Question

Which of the following are the examples of pseudo-unimolecular reactions? (1) acid catalyzed hydrolysis of an ester (2) inversion of cane sugar (3) decomposition of ozone (4) decomposition of \(\mathrm{N}_{2} \mathrm{O}_{5}\)

Short answer

Options (1) and (2) are pseudo-unimolecular reactions.

Step-by-step solution

Define a Pseudo-Unimolecular Reaction

A pseudo-unimolecular reaction appears to be first-order because it involves two reactants where one of the reactants is present in a large excess compared to the other. This means the concentration of the excess reactant remains relatively constant during the reaction, making it seem like a one-reactant reaction.

Evaluate Option (1) - Acid Catalyzed Hydrolysis of an Ester

This reaction typically involves water and an ester. Water is often used in large excess, so its concentration change is negligible. Therefore, it can be treated as a pseudo-unimolecular reaction because it depends primarily on the ester concentration.

Evaluate Option (2) - Inversion of Cane Sugar

The reaction involves the concentration of water in large excess, making it appear to be first-order relative to only cane sugar. Hence, this is also a pseudo-unimolecular reaction.

Evaluate Option (3) - Decomposition of Ozone

This reaction is not an example of a pseudo-unimolecular reaction because it typically involves a single reactant breaking down without the presence of a large excess of another substance.

Evaluate Option (4) - Decomposition of \( N_2O_5 \)

Similar to the ozone decomposition, this reaction does not involve another reactant in large excess. It is a simple decomposition reaction, not pseudo-unimolecular.

Summary of Evaluations

Based on our evaluations of each option, the pseudo-unimolecular reactions are the acid catalyzed hydrolysis of an ester and the inversion of cane sugar.

Key concepts

Acid Catalyzed Hydrolysis of an Ester

The acid-catalyzed hydrolysis of an ester is a classic example of a reaction that can often be simplified to a pseudo-unimolecular reaction. In this process, an ester reacts with water in the presence of an acid catalyst, such as hydrochloric acid or sulfuric acid. The term "hydrolysis" here means breaking a compound by the addition of water. What happens is that the ester molecule is split into an alcohol and a carboxylic acid.
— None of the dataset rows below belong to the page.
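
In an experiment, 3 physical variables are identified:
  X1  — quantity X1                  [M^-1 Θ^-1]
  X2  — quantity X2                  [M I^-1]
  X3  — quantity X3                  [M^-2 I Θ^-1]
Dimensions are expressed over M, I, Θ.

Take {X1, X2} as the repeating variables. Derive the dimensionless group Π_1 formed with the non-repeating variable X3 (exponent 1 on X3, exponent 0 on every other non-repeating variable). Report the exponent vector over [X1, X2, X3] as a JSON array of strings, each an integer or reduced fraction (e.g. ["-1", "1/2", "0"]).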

• Initially, the acid catalyst donates a proton to the ester, facilitating the breaking of its chemical bonds.
• When an excess of water is used in the reaction, it ensures that the concentration of water remains constant throughout the process.
• This allows the reaction rate to primarily depend on the concentration of the ester, as water’s concentration seems invariant.

Therefore, although there are technically two reactants, the reaction can be considered "pseudo-unimolecular" because only the ester concentration significantly changes, driving the reaction forward.

Inversion of Cane Sugar

Inversion of cane sugar, known chemically as sucrose, occurs when this disaccharide undergoes hydrolysis. This reaction breaks sucrose into its two components: glucose and fructose. The term "inversion" stems from the optical activity of sucrose solutions.

• Sucrose is optically active, and upon hydrolysis, the direction of its optical rotation changes (inverts).
• In the presence of an acid catalyst and a large excess of water, the concentration of water does not significantly change.
• This interaction with water, in large excess, allows the reaction to behave similarly to a unimolecular reaction.
• Thus, the rate of reaction appears to depend mainly on the concentration of sucrose.

This simplification to a pseudo-unimolecular reaction helps in easier reaction kinetics analysis.

Reaction Kinetics

Reaction kinetics is the study of the rates at which chemical processes occur and the factors that influence these rates. Understanding kinetics is crucial for predicting how fast a reaction will proceed under various conditions.

• Factors affecting reaction kinetics include temperature, concentration of reactants, catalysts, and the physical state of the reactants.
• Catalysts, like acids in hydrolysis reactions, lower the activation energy needed, thus speeding up the reaction.
• Pseudo-unimolecular reactions simplify kinetic analysis by treating complex reactions as simpler, one-reactant systems.

These insights allow chemists and engineers to design processes that maximize efficiency and control reaction speed by tweaking conditions like concentration and temperature.

Order of Reaction

The order of a reaction relates to how the rate is affected by the concentrations of the reactants. In general, the rate is expressed in terms of a rate law that is determined experimentally.

• A unimolecular reaction has a reaction rate that only depends on the concentration of a single reactant, making it first-order.
• Pseudo-unimolecular reactions, although involving two reactants, behave as if they are first-order when one reactant is in large excess.
• The rate law for such reactions usually omits the large excess component, reflecting its constant presence.

By simplifying complex multimolecular reactions to a lower order, chemists can more easily interpret the kinetics and control the reaction process.